With Grubauer out with an injury, and Francouz having posted a shaky 2-4 record with a 3.23 GAA, Hutchinson was given the call in Game 5. Against all odds, Hutchinson led Colorado to two consecutive victories, forcing a Game 7, which they lost 5-4 in double OT.
Despite the loss, Hutchinson’s performance was admirable, especially with the lack of playing time seen prior to the season’s suspension. In three games, he posted a 2-0-1 record with a 2.75 GAA, with the possibility of being named Colorado’s starter should they have moved on.
This second round has seen its fair share of surprises, with three out of the four series going to a Game 7, with all three coming after one team was down 3-1 in the series. It’s been just another one of many unexpected moments in a rather unexpected NHL playoffs in general.
Despite its difficulties, the league has managed to put together a good product once more, with some of the usual feel good stories like with Hutchinson. The Avalanche themselves have been no stranger to this kind of scenario, with former flash in the pan Andrew Hammond almost playing the hero in the Avalanche’s series against the Nashville Predators in 2018, which they forced to a game six.
Following a rough three-year period which resulted a 22-56-2 record in 2016-17, Colorado has made the playoffs three years in a row, benefiting from an extreme resurgence from forwards like Mackinnon, and the production of rookies like Calder Trophy candidate Cale Makar.
In the end, Avalanche fans have a lot to look forward to, with players like Mackinnon and Makar just beginning to enter the prime and beginning of their careers, respectively. Personally, I see the Avs being a legitimate cup contender for the next few years and this playoff run was continued proof of that.

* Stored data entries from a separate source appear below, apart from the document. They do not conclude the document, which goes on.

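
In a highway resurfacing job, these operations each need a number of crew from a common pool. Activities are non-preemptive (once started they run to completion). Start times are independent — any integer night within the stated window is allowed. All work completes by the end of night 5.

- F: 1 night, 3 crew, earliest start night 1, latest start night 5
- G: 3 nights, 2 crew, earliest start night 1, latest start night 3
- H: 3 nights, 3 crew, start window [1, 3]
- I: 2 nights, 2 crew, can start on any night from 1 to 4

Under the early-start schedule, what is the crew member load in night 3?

At early start, night 3 has: G, H.
Demand: 2 + 3 = 5.

5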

With the help of some more solid goaltending from Grubauer, look for Colorado to improve on their 42-win season, and maybe take aim at a division title.
At 30 years old, Hutchinson’s window of opportunity is closing, and it’ll be interesting to see whether this playoff performance will earn him another NHL shot. The NHL playoffs still have a long way to go, but for the Colorado Avalanche and Hutchinson, they have nowhere to go, but up.